The New York Times did a piece on the money instead of gifts trend in 2015.  They interviewed wedding planners, couples, and millennial researchers who all universally explained that the trend was just practical.

Some wedding expert find the practice of having guest pay entry to weddings tacky, according to ABC news, who wrote a story about a couple who linked a PayPal account to their wedding site for entry. Likewise The Daily Mail decries it as a “money grabbing.”

The story of Vanessa Cadwell that ABC News, wrote of seems far from tacky though. It was an idea insisted upon by her family. Originally Cadwell and her husband planned on just doing a small ceremony at the court house, but her friends and family wanted a party. She asked for $2,000 from guests to host a small intimate wedding of 75 people.

The discomfort and tack factor seems to come from making guest uncomfortable by asking for too much. In 2015 American Express reported that the average wedding guest themselves spent $670 on average for wedding attendance. Given the expensive cost of simply attending a wedding is it fair to ask guests to help fund it?

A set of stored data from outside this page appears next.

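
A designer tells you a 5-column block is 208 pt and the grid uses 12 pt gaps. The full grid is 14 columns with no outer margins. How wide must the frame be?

604 pt

208 − 4·12 = 160; ÷5 gives c = 32 pt.
Frame = 14·32 + 13·12 = 448 + 156 = 604 pt.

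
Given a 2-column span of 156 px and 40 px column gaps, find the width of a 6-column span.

548 px

Subtracting 1 column gap of 40 leaves 116 for 2 columns, so c = 58 px.
6 columns plus 5 column gaps: 348 + 200 = 548 px.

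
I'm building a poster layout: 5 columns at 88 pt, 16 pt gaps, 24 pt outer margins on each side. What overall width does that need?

Adding margins, columns and gutters: 48 + 440 + 64 = 552 pt.

552 pt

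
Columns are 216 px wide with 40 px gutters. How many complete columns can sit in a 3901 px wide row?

15 columns

k columns need k·216 + (k−1)·40 = k·256 − 40.
k·256 − 40 ≤ 3901 → k ≤ 3941 / 256 ≈ 15.39, so k = 15.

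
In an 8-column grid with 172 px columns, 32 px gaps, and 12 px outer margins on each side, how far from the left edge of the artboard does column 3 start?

420 px

Column 3 starts at margin + 2·(column + gutter) = 12 + 2·204 = 420 px.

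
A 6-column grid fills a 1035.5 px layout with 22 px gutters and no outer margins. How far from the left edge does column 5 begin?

705 px

6 columns + 5 gutters: 6c + 5·22 = 1035.5.
6c = 1035.5 − 110 = 925.5, so c = 154.25 px.
No margin, so column 5 starts at 4·(column + gutter) = 4·176.25 = 705 px.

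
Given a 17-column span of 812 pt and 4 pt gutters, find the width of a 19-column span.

812 − 16·4 = 748; ÷17 gives c = 44 pt.
19-column span = 19·44 + 18·4 = 908 pt.

908 pt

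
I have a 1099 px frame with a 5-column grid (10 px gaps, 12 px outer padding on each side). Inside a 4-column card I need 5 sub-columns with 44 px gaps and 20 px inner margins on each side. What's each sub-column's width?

128.4 px

Subtract both margins: 1099 − 2·12 = 1075 px.
5c + 4·10 = 1075 → 5c = 1035 → c = 207 px.
Span of 4: 4·207 + 3·10 = 828 + 30 = 858 px.
Inner content = 858 − 2·20 = 818 px.
818 − 4·44 = 642; ÷5 gives d = 128.4 px.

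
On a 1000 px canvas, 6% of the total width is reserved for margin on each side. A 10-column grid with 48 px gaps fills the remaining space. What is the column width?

44.8 px

Each margin = 6% of 1000 = 60 px; content = 1000 − 2·60 = 880 px.
880 − 9·48 = 448; ÷10 gives c = 44.8 px.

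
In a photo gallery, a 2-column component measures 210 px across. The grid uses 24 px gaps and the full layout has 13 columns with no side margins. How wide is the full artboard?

1497 px

2 columns + 1 gap: 2c + 1·24 = 210.
2c = 210 − 24 = 186, so c = 93 px.
Summing: 1209 + 288 = 1497 px.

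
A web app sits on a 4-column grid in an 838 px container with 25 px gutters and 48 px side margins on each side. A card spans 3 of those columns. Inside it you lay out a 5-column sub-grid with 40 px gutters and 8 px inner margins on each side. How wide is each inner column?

Subtract both margins: 838 − 2·48 = 742 px.
4c + 3·25 = 742 → 4c = 667 → c = 166.75 px.
Span of 3: 3·166.75 + 2·25 = 500.25 + 50 = 550.25 px.
Inner content = 550.25 − 2·8 = 534.25 px.
Subtracting 4 gutters of 40 leaves 374.25 for 5 columns, so d = 74.85 px.

74.85 px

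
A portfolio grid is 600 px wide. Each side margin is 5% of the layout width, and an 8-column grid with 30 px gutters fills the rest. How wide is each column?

41.25 px

600 × (1 − 2·5%) = 600 × 90% = 540 px for the columns.
540 − 7·30 = 330; ÷8 gives c = 41.25 px.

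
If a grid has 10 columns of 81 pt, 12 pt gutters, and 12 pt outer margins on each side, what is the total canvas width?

942 pt

Canvas = 2·12 + 10·81 + 9·12 = 24 + 810 + 108 = 942 pt.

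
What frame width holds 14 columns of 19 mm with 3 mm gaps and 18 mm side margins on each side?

Adding margins, columns and gutters: 36 + 266 + 39 = 341 mm.

341 mm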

In a survey of the Entity office, 28 women between the ages of 18 and 28 were asked about their views of the trend. Forty three percent of participants agreed that nontraditional registries were fine but that having guests pay for entry was just too much. Twenty five percent said the whole idea of asking for money was tacky and that if someone couldn’t afford their wedding they shouldn’t have one.  Twenty one percent of participants thought it didn’t matter and that couples should be able to do whatever they wanted without judgement. Seven percent that crowdsourcing weddings was fine but that paying for entry seemed rude, and four percent of participants thought that all methods couples use to fund their weddings made sense given the plight of student loans, housing rates, and the job market.

Despite questions about taste, it doesn’t seem like this trend will be dying anytime soon. Sites like Honey Fund and Hatch my House are finding success capitalizing on these new wedding trends. These sites enable millennials to crowdsource honeymoons from their guests or to build their dream homes.

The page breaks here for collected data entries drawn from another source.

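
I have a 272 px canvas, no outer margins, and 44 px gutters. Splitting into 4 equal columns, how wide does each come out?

4c + 3·44 = 272 → 4c = 140 → c = 35 px.

35 px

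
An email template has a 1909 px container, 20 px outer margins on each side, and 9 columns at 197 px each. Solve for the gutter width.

Subtract both margins: 1909 − 2·20 = 1869 px.
9·197 + 8g = 1869 → 8g = 96 → g = 12 px.

12 px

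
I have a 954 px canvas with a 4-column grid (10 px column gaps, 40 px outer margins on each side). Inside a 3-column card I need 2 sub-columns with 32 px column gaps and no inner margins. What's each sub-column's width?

310.5 px

Inside the margins: 954 − 80 = 874 px.
Subtracting 3 column gaps of 10 leaves 844 for 4 columns, so c = 211 px.
3 columns plus 2 column gaps: 633 + 20 = 653 px.
2 columns + 1 column gap: 2d + 1·32 = 653.
2d = 653 − 32 = 621, so d = 310.5 px.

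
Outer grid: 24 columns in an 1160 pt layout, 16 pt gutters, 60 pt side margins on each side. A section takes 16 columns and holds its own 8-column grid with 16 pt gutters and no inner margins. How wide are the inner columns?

72 pt

Take off 120 pt of margins, leaving 1040 pt.
24 columns + 23 gutters: 24c + 23·16 = 1040.
24c = 1040 − 368 = 672, so c = 28 pt.
16-column span = 16·28 + 15·16 = 688 pt.
8d + 7·16 = 688 → 8d = 576 → d = 72 pt.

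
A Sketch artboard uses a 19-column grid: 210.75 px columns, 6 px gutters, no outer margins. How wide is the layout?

4112.25 px

Layout = 19·210.75 + 18·6 = 4004.25 + 108 = 4112.25 px.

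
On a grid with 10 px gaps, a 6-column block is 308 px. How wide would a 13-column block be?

6 columns + 5 gaps: 6c + 5·10 = 308.
6c = 308 − 50 = 258, so c = 43 px.
13-column span = 13·43 + 12·10 = 679 px.

679 px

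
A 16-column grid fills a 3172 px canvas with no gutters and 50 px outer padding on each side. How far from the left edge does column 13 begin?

Content = 3172 − 2·50 = 3072 px.
16c = 3072 → c = 192 px.
Column 13 starts at margin + 12·(column + gutter) = 50 + 12·192 = 2354 px.

2354 px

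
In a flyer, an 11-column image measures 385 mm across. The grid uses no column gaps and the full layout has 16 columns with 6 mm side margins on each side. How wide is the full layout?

With no column gaps, each column is 385/11 = 35 mm.
Layout = 2·6 + 16·35 = 12 + 560 = 572 mm.

572 mm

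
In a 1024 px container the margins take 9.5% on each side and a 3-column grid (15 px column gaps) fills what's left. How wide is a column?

266.48 px

Margins: 9.5% × 1024 = 97.28 px each, so content = 1024 − 194.56 = 829.44 px.
Subtracting 2 column gaps of 15 leaves 799.44 for 3 columns, so c = 266.48 px.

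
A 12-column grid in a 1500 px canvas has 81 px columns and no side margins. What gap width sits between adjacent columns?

48 px

12·81 + 11g = 1500 → 11g = 528 → g = 48 px.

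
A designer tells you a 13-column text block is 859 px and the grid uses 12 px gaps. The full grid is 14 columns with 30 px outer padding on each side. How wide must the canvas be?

Subtracting 12 gaps of 12 leaves 715 for 13 columns, so c = 55 px.
Canvas = 2·30 + 14·55 + 13·12 = 60 + 770 + 156 = 986 px.

986 px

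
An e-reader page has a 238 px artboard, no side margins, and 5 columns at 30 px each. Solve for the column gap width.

5·30 + 4g = 238 → 4g = 88 → g = 22 px.

22 px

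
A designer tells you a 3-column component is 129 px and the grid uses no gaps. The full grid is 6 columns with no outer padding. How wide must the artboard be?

258 px

129 / 3 = 43 px per column.
Artboard = 6·43 = 258 = 258 px.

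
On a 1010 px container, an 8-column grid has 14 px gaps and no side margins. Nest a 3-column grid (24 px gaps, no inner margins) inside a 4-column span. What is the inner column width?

150 px

1010 − 7·14 = 912; ÷8 gives c = 114 px.
4-column span = 4·114 + 3·14 = 498 px.
3d + 2·24 = 498 → 3d = 450 → d = 150 px.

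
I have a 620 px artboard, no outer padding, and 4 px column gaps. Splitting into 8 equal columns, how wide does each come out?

74 px

8c + 7·4 = 620 → 8c = 592 → c = 74 px.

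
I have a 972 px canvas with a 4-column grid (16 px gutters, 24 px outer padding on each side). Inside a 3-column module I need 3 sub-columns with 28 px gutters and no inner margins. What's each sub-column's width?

211 px

Inside the margins: 972 − 48 = 924 px.
Subtracting 3 gutters of 16 leaves 876 for 4 columns, so c = 219 px.
Span of 3: 3·219 + 2·16 = 657 + 32 = 689 px.
3d + 2·28 = 689 → 3d = 633 → d = 211 px.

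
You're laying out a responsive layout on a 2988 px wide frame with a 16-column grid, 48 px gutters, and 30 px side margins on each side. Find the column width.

138 px

Content width = 2988 − 2·30 = 2928 px.
16c + 15·48 = 2928 → 16c = 2208 → c = 138 px.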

Obviously if you genuinely aren’t paying anything, and you’ve built up the bill for a super expensive wedding it’s probably unfair to ask your guests to pay, but where does one draw the line on entitlement, is asking entitled?

In 2015 The Knot reported that the bride’s family on average pays 43 percent of the wedding bill. This is despite the average age of marriage being 29 for women and 31 for men (link to delayed marriage article).

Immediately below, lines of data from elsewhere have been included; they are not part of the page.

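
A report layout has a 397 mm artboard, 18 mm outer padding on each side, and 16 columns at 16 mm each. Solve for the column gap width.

7 mm

Subtract both margins: 397 − 2·18 = 361 mm.
16·16 + 15g = 361 → 15g = 105 → g = 7 mm.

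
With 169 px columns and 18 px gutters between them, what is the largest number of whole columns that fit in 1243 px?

6 columns

k columns need k·169 + (k−1)·18 = k·187 − 18.
k·187 − 18 ≤ 1243 → k ≤ 1261 / 187 ≈ 6.74, so k = 6.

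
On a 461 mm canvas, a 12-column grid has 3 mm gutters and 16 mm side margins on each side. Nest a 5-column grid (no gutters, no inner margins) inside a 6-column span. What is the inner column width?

42.6 mm

Inside the margins: 461 − 32 = 429 mm.
429 − 11·3 = 396; ÷12 gives c = 33 mm.
6-column span = 6·33 + 5·3 = 213 mm.
5d = 213 → d = 42.6 mm.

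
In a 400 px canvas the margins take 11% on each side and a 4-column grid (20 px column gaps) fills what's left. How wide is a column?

400 × (1 − 2·11%) = 400 × 78% = 312 px for the columns.
312 − 3·20 = 252; ÷4 gives c = 63 px.

63 px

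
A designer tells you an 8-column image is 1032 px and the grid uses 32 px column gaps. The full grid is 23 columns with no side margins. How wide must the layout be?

3027 px

Subtracting 7 column gaps of 32 leaves 808 for 8 columns, so c = 101 px.
Summing: 2323 + 704 = 3027 px.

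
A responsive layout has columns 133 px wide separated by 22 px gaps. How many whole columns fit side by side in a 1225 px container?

k columns need k·133 + (k−1)·22 = k·155 − 22.
k·155 − 22 ≤ 1225 → k ≤ 1247 / 155 ≈ 8.05, so k = 8.

8 columns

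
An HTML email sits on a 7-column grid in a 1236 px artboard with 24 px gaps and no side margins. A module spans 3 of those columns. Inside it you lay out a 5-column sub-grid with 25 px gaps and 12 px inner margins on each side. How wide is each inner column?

78.4 px

Subtracting 6 gaps of 24 leaves 1092 for 7 columns, so c = 156 px.
3-column span = 3·156 + 2·24 = 516 px.
Inner content = 516 − 2·12 = 492 px.
5 columns + 4 gaps: 5d + 4·25 = 492.
5d = 492 − 100 = 392, so d = 78.4 px.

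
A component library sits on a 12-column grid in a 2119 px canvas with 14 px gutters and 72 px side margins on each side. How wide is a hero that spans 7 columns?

Content width = 2119 − 2·72 = 1975 px.
Subtracting 11 gutters of 14 leaves 1821 for 12 columns, so c = 151.75 px.
7-column span = 7·151.75 + 6·14 = 1146.25 px.

1146.25 px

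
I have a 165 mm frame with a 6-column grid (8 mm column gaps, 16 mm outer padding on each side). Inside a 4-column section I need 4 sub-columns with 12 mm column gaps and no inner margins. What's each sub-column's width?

Take off 32 mm of margins, leaving 133 mm.
133 − 5·8 = 93; ÷6 gives c = 15.5 mm.
4-column span = 4·15.5 + 3·8 = 86 mm.
4 columns + 3 column gaps: 4d + 3·12 = 86.
4d = 86 − 36 = 50, so d = 12.5 mm.

12.5 mm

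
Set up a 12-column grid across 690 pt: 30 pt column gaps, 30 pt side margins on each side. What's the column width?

Inside the margins: 690 − 60 = 630 pt.
12c + 11·30 = 630 → 12c = 300 → c = 25 pt.

25 pt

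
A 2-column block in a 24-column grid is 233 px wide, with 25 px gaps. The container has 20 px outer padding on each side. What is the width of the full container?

3111 px

233 − 1·25 = 208; ÷2 gives c = 104 px.
Adding margins, columns and gutters: 40 + 2496 + 575 = 3111 px.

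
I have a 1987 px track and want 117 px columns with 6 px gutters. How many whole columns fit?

Each extra column adds 117 + 6 = 123 px.
(1987 + 6) / 123 = 16.20, so 16 columns fit.

16 columns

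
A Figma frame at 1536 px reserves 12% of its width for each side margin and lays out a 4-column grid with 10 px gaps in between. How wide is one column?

284.34 px

1536 × (1 − 2·12%) = 1536 × 76% = 1167.36 px for the columns.
1167.36 − 3·10 = 1137.36; ÷4 gives c = 284.34 px.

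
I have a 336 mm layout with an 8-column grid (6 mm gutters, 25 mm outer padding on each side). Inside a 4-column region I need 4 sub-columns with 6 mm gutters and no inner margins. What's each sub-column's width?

Outer content = 336 − 2·25 = 286 mm.
Subtracting 7 gutters of 6 leaves 244 for 8 columns, so c = 30.5 mm.
Span of 4: 4·30.5 + 3·6 = 122 + 18 = 140 mm.
140 − 3·6 = 122; ÷4 gives d = 30.5 mm.

30.5 mm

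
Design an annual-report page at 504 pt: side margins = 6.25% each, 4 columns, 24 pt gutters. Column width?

Margins: 6.25% × 504 = 31.5 pt each, so content = 504 − 63 = 441 pt.
441 − 3·24 = 369; ÷4 gives c = 92.25 pt.

92.25 pt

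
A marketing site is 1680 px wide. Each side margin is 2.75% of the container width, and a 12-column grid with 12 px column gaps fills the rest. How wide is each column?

121.3 px

1680 × (1 − 2·2.75%) = 1680 × 94.5% = 1587.6 px for the columns.
12c + 11·12 = 1587.6 → 12c = 1455.6 → c = 121.3 px.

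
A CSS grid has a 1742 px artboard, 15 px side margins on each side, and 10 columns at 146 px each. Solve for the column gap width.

28 px

Content width = 1742 − 2·15 = 1712 px.
10 columns take 10·146 = 1460 px; remaining 252 splits into 9 column gaps.
g = 252 / 9 = 28 px.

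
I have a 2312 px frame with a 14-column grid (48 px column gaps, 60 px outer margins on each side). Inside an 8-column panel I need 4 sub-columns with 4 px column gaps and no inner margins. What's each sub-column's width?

Outer content = 2312 − 2·60 = 2192 px.
Subtracting 13 column gaps of 48 leaves 1568 for 14 columns, so c = 112 px.
Span of 8: 8·112 + 7·48 = 896 + 336 = 1232 px.
4d + 3·4 = 1232 → 4d = 1220 → d = 305 px.

305 px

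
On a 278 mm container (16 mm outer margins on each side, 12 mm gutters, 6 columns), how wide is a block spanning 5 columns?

Subtract both margins: 278 − 2·16 = 246 mm.
Subtracting 5 gutters of 12 leaves 186 for 6 columns, so c = 31 mm.
5 columns plus 4 gutters: 155 + 48 = 203 mm.

203 mm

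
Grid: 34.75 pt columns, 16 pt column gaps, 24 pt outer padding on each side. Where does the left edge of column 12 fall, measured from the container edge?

582.25 pt

Each column+gutter stride is 50.75 pt; 11 of them past the 24 pt margin is 24 + 558.25 = 582.25 pt.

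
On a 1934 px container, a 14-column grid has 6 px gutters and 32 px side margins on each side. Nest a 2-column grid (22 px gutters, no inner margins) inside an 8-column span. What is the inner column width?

522 px

Inside the margins: 1934 − 64 = 1870 px.
14c + 13·6 = 1870 → 14c = 1792 → c = 128 px.
Span of 8: 8·128 + 7·6 = 1024 + 42 = 1066 px.
2d + 1·22 = 1066 → 2d = 1044 → d = 522 px.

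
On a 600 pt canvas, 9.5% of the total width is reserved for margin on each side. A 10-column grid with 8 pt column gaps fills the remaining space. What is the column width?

Each margin = 9.5% of 600 = 57 pt; content = 600 − 2·57 = 486 pt.
10c + 9·8 = 486 → 10c = 414 → c = 41.4 pt.

41.4 pt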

The Knot and wedding planner Sandy Malone argue that crowdfunding your wedding, or making that ask for money isn’t okay. Crowd funding websites, they argue are meant for charity causes and extraordinary circumstances, even people who are more open to the idea of crowd funding argue that doing it to get a costly dream wedding is generally bad form.

Still the trend persists. In 2014 CNN reported that there’d been 1,500 wedding related GoFundMe campaigns from 2010. The Offbeat Bride offers a wedding invitation that asks for wedding contributions in lieu of gifts.

The case for it a wedding license only costs $10 to $100 on average, according to Daily Dot but weddings ceremonies are more about friends and family than the couple themselves.  The Knot argues that couples should extend their engagement while they save, but what if it becomes impossible to save enough for a party that can fit even 100 of your closest friends and family members?

The BBC wrote a piece profiling different crowdfunding couples, most asked for only a few thousand far below the 32,000 average cost. It wasn’t extravagant. One couple had been together for a decade before they got married they raised more than 2,000.

At the time of writing this article the mean average of all newlywed listings on the first page of GoFundMe was $3,740.

So having friends and family pay or help with your wedding is an option—you might get so side eye, but the trend doesn’t look like it’s going to die anytime soon.